It costs nothing to create the design, nothing to submit it to Amazon and nothing for Amazon to host the product. If no-one buys it then the total cost of the experiment is effectively zero. But if the algorithm stumbles upon something special, something that is both unique and funny and actually sells, then everyone makes money.
I thought that this was an interesting piece until the end, when Ashton writes, “If you don’t understand how these machines work you have no power at all.” Really?
Yes, it is good to know how algorithms work, and it is also good to be aware of how pervasive they are. The automation of what are usually thought to be ‘creative’ cultural artifacts is discomfiting, not only because ‘creativity’ is seen by some as the last human stronghold, but because this particular case sheds light on some of the uncomfortable assumptions and choices that underlie that automation.

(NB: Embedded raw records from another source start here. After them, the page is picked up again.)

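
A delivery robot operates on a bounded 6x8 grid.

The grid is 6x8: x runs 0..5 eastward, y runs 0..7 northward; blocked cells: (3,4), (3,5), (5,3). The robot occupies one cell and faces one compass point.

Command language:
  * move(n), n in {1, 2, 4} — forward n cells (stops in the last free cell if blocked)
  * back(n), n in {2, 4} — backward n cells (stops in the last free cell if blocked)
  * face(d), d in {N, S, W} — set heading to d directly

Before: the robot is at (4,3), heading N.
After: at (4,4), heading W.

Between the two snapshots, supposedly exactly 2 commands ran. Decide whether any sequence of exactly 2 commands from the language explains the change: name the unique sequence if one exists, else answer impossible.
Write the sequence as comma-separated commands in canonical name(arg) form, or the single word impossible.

key: position moved to (4,4) AND the heading swung to W — translation plus rotation needed
from: at (4,3), heading N
1. move(1) → at (4,4), heading N
2. face(W) → at (4,4), heading W
all 64 alternatives checked — unique.

move(1), face(W)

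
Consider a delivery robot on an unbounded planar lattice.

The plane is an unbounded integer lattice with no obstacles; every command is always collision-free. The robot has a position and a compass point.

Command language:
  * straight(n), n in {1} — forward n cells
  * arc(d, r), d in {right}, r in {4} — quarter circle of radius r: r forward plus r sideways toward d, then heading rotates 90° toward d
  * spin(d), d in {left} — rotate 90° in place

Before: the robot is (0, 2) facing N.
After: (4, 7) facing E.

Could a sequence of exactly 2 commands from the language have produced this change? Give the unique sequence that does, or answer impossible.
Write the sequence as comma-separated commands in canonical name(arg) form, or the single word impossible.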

However, as Tarleton Gillespie points out in his excellent piece on algorithms, “In attempting to say something of substance about the way algorithms are shifting our public discourse, we must firmly resist putting the technology in the explanatory driver’s seat.”
Sweepingly declaring that algorithmic (or even computational) knowledge is at the root of power is both technologically determinist and arguably internet-centric (Evgeny Morozov may be ranty and screedy at times, but he has made some salient points about this particular issue). There are many types and sites of power, and being hyperbolic about this particular one isn’t that helpful.